Le prime avvisaglie erano arrivate a dicembre, quando durante un incontro nella sede di Confindustria a Roma tra azienda e sindacati, fu stabilito che il periodo di mobilità volontaria per il personale del call center Teleperformance sarebbe durato dal primo gennaio ai primi di aprile. L’incentivo all’esodo venne quantificato in 6000 euro. Il tutto in vista del mese di giugno, quando il 30 sarebbe scaduto l’accordo (non replicabile) sottoscritto nel gennaio del 2013. Quell’intesa infatti, se da un lato prevedeva il ritiro di 621 licenziamenti per la sola sede di Taranto, dall’altro fissava entro il 30 giugno il limite temporale entro cui l’azienda s’impegnava a non aprire altre procedure di mobilità. L’accordo del 2013 prevedeva inoltre la riduzione del costo del lavoro agendo su una serie di voci: livelli, scatti di anzianità, Tfr e tredicesima (oltre all’impegno a non aprire ulteriori procedure di licenziamento sino al giugno del 2015).

Poi, lo scorso gennaio, Cgil e Slc di Taranto lanciarono il primo allarme: «Dall’1 luglio prossimo 2mila dipendenti di Teleperformance rischiano il licenziamento. Le istituzioni si attivino per scongiurare l’ennesima sciagura per il territorio di Taranto». Il sindacato temeva appunto che l’aumento del costo del lavoro del 12% avrebbe spinto l’azienda a dichiarare nuovamente gli esuberi e a mandare a casa 2.000 dipendenti diretti e 1.500 a progetto: in pratica tutta l’azienda. «La crisi di Teleperformance – osservava il segretario generale della Cgil di Taranto Giuseppe Massafra – è aggravata dal nuovo assetto normativo varato dal governo determinato dal Jobs Act e dalla Legge di stabilità. L’azienda potrebbe decidere di spostarsi in un altro Paese».

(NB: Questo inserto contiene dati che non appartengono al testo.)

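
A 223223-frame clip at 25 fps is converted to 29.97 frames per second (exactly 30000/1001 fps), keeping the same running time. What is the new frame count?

267600 frames

Target frames = source frames × (target rate / source rate) = 223223 × (30000/1001)/(25) = 223223 × 1200/1001 = 267600.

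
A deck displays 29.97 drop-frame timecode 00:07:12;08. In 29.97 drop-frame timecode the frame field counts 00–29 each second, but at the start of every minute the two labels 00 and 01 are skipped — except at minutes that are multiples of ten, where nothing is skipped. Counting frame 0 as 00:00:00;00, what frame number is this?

As if non-drop at 30 labels/s: (0 × 3600 + 7 × 60 + 12) × 30 + 8 = 12968.
Minute boundaries passed: 7; those not divisible by 10: 7 − 0 = 7; dropped labels = 2 × 7 = 14.
Actual frame index = 12968 − 14 = 12954.

12954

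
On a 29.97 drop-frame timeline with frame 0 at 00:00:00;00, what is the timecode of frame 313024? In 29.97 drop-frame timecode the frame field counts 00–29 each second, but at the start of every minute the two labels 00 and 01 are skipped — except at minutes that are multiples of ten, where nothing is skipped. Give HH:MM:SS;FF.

Ten DF minutes hold 17982 frames, so frame 313024 lies in block 17 (frames 305694–323675) with 7330 frames into that block.
The block's first minute is 1800 frames and the rest 1798 each; 7330 frames reaches minute 4, so 17 × 18 + 4 × 2 = 314 labels have been skipped so far.
Adding those back, label number 313024 + 314 = 313338 at 30 labels/s is 10444 s + 18 f = 2 h 54 min 4 s frame 18, i.e. 02:54:04;18.

02:54:04;18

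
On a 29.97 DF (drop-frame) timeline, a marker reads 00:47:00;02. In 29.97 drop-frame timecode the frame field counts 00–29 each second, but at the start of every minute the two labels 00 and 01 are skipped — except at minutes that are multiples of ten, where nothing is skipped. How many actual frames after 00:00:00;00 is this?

84516

Complete 10-minute blocks: 4, each 17982 frames → 71928.
Remaining 7 whole minutes in the current block: 1800 + 6 × 1798 = 12588 frames.
Within the current minute: 0 × 30 + 2 − 2 = 0 (labels ;00/;01 skipped at this minute). Total = 71928 + 12588 + 0 = 84516.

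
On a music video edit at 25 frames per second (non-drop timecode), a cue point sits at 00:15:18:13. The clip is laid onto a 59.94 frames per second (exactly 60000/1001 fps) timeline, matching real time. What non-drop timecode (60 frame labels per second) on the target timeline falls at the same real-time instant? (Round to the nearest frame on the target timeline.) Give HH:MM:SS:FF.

00:15:17:36

Source frame index: (0×3600 + 15×60 + 18) × 25 + 13 = 22963.
Real time: 22963 / (25) = 22963/25 s.
Target frame: (22963/25) × (60000/1001) = 55111200/1001 ≈ 55056.144 → 55056.
At 60 labels/s: frame 55056 → 00:15:17:36.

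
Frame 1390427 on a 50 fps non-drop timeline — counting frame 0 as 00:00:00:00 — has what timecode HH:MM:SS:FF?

07:43:28:27

1390427 ÷ 50 = 27808 full seconds, remainder 27 frames.
27808 s = 7 h 43 min 28 s.
Timecode: 07:43:28:27.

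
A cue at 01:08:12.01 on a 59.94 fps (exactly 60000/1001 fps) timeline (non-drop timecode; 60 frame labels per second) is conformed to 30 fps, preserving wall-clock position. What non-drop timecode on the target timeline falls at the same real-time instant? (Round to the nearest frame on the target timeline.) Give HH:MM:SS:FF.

01:08:16:03

Source frame index: (1×3600 + 8×60 + 12) × 60 + 1 = 245521.
Real time: 245521 / (60000/1001) = 245766521/60000 s.
Target frame: (245766521/60000) × (30) = 245766521/2000 ≈ 122883.261 → 122883.
At 30 labels/s: frame 122883 → 01:08:16:03.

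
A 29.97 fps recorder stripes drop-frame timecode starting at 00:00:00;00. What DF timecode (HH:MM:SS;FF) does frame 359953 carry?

03:20:10;13

Ten DF minutes hold 17982 frames, so frame 359953 lies in block 20 (frames 359640–377621) with 313 frames into that block.
The block's first minute is 1800 frames and the rest 1798 each; 313 frames reaches minute 0, so 20 × 18 + 0 × 2 = 360 labels have been skipped so far.
Adding those back, label number 359953 + 360 = 360313 at 30 labels/s is 12010 s + 13 f = 3 h 20 min 10 s frame 13, i.e. 03:20:10;13.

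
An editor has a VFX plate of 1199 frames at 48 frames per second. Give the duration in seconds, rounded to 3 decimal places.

Running time = 1199 × 1/48 = 1199/48 s ≈ 24.979 s.

24.979 seconds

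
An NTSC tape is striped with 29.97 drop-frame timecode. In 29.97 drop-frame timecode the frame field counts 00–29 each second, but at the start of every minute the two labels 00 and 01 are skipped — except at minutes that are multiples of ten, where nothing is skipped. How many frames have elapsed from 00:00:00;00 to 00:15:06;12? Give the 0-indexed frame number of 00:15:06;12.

27164

Complete 10-minute blocks: 1, each 17982 frames → 17982.
Remaining 5 whole minutes in the current block: 1800 + 4 × 1798 = 8992 frames.
Within the current minute: 6 × 30 + 12 − 2 = 190 (labels ;00/;01 skipped at this minute). Total = 17982 + 8992 + 190 = 27164.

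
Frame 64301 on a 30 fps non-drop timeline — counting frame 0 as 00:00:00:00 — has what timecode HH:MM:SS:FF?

64301 ÷ 30 = 2143 full seconds, remainder 11 frames.
2143 s = 0 h 35 min 43 s.
Timecode: 00:35:43:11.

00:35:43:11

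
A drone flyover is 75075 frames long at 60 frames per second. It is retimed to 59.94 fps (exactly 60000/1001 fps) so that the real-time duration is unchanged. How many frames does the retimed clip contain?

Target frames = source frames × (target rate / source rate) = 75075 × (60000/1001)/(60) = 75075 × 1000/1001 = 75000.

75000 frames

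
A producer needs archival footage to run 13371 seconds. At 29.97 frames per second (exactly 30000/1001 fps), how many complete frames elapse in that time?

Frames = 13371 × 30000/1001 = 401130000/1001 ≈ 400729.2707.
Complete frames: 400729.

400729 frames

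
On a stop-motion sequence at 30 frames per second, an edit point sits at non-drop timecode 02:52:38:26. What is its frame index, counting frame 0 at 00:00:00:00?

Total seconds to the label: (2 × 3600 + 52 × 60 + 38) = 10358.
Frame index = 10358 × 30 + 26 = 310766.

frame 310766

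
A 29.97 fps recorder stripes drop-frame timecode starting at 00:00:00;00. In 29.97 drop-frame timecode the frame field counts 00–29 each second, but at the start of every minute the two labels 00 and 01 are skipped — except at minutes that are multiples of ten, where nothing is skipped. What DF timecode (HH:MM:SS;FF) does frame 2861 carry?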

Un tentativo in realtà già messo a segno nel luglio dello scorso anno, quando Teleperformance tentò di spostare in Albania la commessa di «Eni Back Office». In quelle settimane il direttore di Teleperformance Taranto, Gabriele Piva, affermò che «a un anno e mezzo dall’accordo sottoscritto con i sindacati non si sono verificati i miglioramenti attesi. Registriamo una perdita di 4 milioni ante imposte nonché un aumento di costi. Entro l’estate prossima se la situazione non migliorerà, rischia di essere inevitabile la chiusura». Poi, tra marzo e aprile, in diversi incontri l’azienda ha dichiarato di voler procedere ad un nuovo accordo sindacale, proponendo il passaggio alle 20 ore settimanali (4 ore giornaliere), rifiutato immediatamente dai sindacati.

In questi mesi però, l’azienda ha messo a punto in gran silenzio un progetto al quale non intende rinunciare e che è stato annunciato ai sindacati soltanto lo scorso mese. Ovvero spacchettare la struttura societaria italiana: la sede di Parco Leonardo sarà assorbita in una new.co, mentre i siti di Taranto e Roma (di via di Priscilla) resteranno nell’attuale spa In & Out. Su 3.500 addetti totali sono a rischio i 300 di via di Priscilla e i 2.700 di Taranto, di cui 1.700 con contratto a tempo indeterminato e circa 1.000 a progetto. Lo spacchettamento è stato definito dall’azienda una sorta di societarizzazione, dovuta al fatto che i call center di Taranto e via di Priscilla sono in perdita, 5 milioni quella registrata nel 2014 in Puglia, al contrario di quello di Parco Leonardo.

La multinazionale ha inoltre affermato di aver speso ben 25 milioni di euro dal 2010 a oggi tra copertura delle perdite e aumento di capitale. L’avvio del riassetto societario diverrà effettivo tra 25 giorni. Qualora le cose non dovessero cambiare, la spa In & Out per sopravvivere dovrà cercarsi da sola le commesse ed avviare un’inevitabile ristrutturazione visto che la societarizzazione pensata dall’azienda divide di fatto la struttura in perdita da quella in guadagno. Inoltre, per la spa ‘In & Out’ non è stata esclusa la possibilità di vendita se i conti dovessero peggiorare.

Da ieri e sino a domenica, i sindacati hanno proclamato uno sciopero per le ultime 2 ore di ogni turno. Ieri l’adesione è stata vicina all’85%. Gi. Le.